Need better proof to argue against lawyer that $6M is not enough
Abdulky v Lubin & Meyer P.C. Mass Appeals Court (2022)
Medical Care and Results A young boy went to the hospital with complaints of pain in his arm but was not treated for the serious condition it was. The 5 year old boy’s arm had to amputated below the elbow. The boy’s parents sued the hospital and doctors, and the case went to a mediation settlement conference.
Medical Malpractice Settlement The medical defendants agreed to pay $6M to settle and the boy’s lawyers and parents said OK. The parents instructed the lawyer in writing to accept the $6M. A judge held hearing to ensure that the settlement was in the best interest of the minor. The parents then said $6M might not be enough to cover the future medical costs. The judge approved the $6M settlement.
Legal Malpractice Claim The parents sued the medical malpractice lawyers based on the letter from another lawyer with the view that the case should be a $10M case. The parents had a letter from a lawyer who said based on his research of verdicts the payment amount should be $10M or so. The medical malpractice lawyers who had been sued, asked the judge to dismiss the case.
In the malpractice claim against the first lawyers for settling for an allegedly inadequate amount, was there enough evidence – or should the case be dismissed?
Dismiss the legal malpractice case.
Lawyer’s conduct is measured by standards. An essential element in a case against a professional is proof of harm from a departure from those professional standards.
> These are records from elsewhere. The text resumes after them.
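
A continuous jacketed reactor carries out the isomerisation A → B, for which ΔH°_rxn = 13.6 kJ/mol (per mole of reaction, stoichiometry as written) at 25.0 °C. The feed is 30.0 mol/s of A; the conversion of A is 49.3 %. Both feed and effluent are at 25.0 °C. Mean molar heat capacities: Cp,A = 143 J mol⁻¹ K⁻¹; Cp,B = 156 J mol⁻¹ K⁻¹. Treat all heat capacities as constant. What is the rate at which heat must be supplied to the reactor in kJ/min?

Extent of reaction ξ = 0.493 × 30.0 = 14.79 mol/s
Reaction term: ξ·ΔH°_rxn = 14.79 × 13.6 = 201.14 kJ/s
Q = ΔH = 201.14 kJ/s = 201.14 kW
Heat supplied = 12069 kJ/min

Q_in = 12100 kJ/min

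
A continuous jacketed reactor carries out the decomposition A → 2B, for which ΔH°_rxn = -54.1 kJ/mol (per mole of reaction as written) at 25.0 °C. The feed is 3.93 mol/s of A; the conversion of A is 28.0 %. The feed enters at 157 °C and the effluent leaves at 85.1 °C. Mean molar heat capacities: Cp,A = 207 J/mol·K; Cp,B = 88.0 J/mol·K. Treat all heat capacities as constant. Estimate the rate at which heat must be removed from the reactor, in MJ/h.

Extent of reaction ξ = 0.280 × 3.93 = 1.1004 mol/s
Reaction term: ξ·ΔH°_rxn = 1.1004 × -54.1 = -59.532 kJ/s
Sensible, feed 157→25 °C: -107.38 kJ/s
Outlet flows (mol/s): A 2.8296, B 2.2008
Sensible, products 25→85.1 °C: 46.842 kJ/s
Q = ΔH = -120.07 kJ/s = -120.07 kW
Heat removed = 432.26 MJ/h

Q_out = 432 MJ/h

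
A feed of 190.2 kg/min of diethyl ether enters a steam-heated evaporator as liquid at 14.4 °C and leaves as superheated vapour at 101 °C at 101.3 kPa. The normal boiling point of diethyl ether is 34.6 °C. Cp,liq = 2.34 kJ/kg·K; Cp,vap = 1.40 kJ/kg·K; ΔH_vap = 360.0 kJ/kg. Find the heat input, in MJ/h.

liquid 14.4→34.6 °C: 47.268 kJ/kg
vaporisation at 34.6 °C: 360 kJ/kg
vapour 34.6→101 °C: 92.96 kJ/kg
Δh = 47.268 + 360 + 92.96 = 500.23 kJ/kg
Q = ṁ·Δh = 190.2 kg/min × 500.23 kJ/kg = 95143 kJ/min
|Q| = 1585.7 kW = 5708.6 MJ/h

Q = 5710 MJ/h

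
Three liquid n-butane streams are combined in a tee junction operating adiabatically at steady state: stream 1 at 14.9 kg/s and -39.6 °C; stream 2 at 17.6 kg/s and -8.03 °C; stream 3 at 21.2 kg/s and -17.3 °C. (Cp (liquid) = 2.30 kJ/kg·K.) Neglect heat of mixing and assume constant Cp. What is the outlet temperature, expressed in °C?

T_out = -20.4 °C

Energy balance with Q = 0: Σ ṁᵢCp,ᵢ(T_out − Tᵢ) = 0
T_out = Σ ṁᵢCp,ᵢTᵢ / Σ ṁᵢCp,ᵢ
      = -2525.7 / 123.51 = -20.449 °C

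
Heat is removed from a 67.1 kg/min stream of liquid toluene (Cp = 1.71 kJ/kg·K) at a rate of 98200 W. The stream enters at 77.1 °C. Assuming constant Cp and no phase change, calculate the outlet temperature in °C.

T_out = 25.7 °C

Q = 98200 W = 5892 kJ/min
ΔT = Q/(ṁ·Cp) = 5892/(67.1×1.71) = 51.35 K
T_out = 77.1 − 51.35 = 25.75 °C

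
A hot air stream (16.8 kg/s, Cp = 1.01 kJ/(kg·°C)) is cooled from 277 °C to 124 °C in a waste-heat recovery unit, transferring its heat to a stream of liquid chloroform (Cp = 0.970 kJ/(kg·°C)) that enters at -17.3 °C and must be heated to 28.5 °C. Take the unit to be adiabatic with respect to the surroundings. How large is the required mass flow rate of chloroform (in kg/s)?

Heat released by hot stream: Q = 16.8 × 1.01 × (277 − 124) = 2596.1 kJ/s
Energy balance on cold side (adiabatic exchanger): Q = ṁ_c·Cp_c·(T_c,out − T_c,in)
ṁ_c = 2596.1 / [0.970 × (28.5 − -17.3)] = 58.437 kg/s

ṁ_c = 58.4 kg/s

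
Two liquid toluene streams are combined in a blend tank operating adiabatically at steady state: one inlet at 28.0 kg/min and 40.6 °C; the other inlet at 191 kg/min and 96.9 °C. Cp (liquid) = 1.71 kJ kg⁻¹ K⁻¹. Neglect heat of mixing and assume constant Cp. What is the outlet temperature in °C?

No heat crosses the boundary, so H_out = H_in.
T_out = Σ ṁᵢCp,ᵢTᵢ / Σ ṁᵢCp,ᵢ
      = 33592 / 374.49 = 89.702 °C

T_out = 89.7 °C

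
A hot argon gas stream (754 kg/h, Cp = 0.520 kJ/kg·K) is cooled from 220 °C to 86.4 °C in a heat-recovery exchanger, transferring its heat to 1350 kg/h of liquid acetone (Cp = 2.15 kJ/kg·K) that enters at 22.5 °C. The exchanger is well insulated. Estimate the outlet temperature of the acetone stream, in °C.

Heat released by hot stream: Q = 754 × 0.520 × (220 − 86.4) = 52382 kJ/h
Energy balance on cold side (adiabatic exchanger): Q = ṁ_c·Cp_c·(T_c,out − T_c,in)
T_c,out = 22.5 + 52382/(1350 × 2.15) = 40.547 °C

T_c,out = 40.5 °C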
To claim in a suit against your first lawyers that you should have obtained a better settlement agreement, there must be admissible evidence to show that proper representation would have resulted in a bigger award. This evidence was missing and so the case against the lawyers got thrown out.
The affidavit from a lawyer saying he had confirmed his opinion by researching verdicts and settlements from a variety of cases – fell short. This was not reliable expert methodology to support the conclusion.
To sue a professional you need a report from a good expert who knows the field.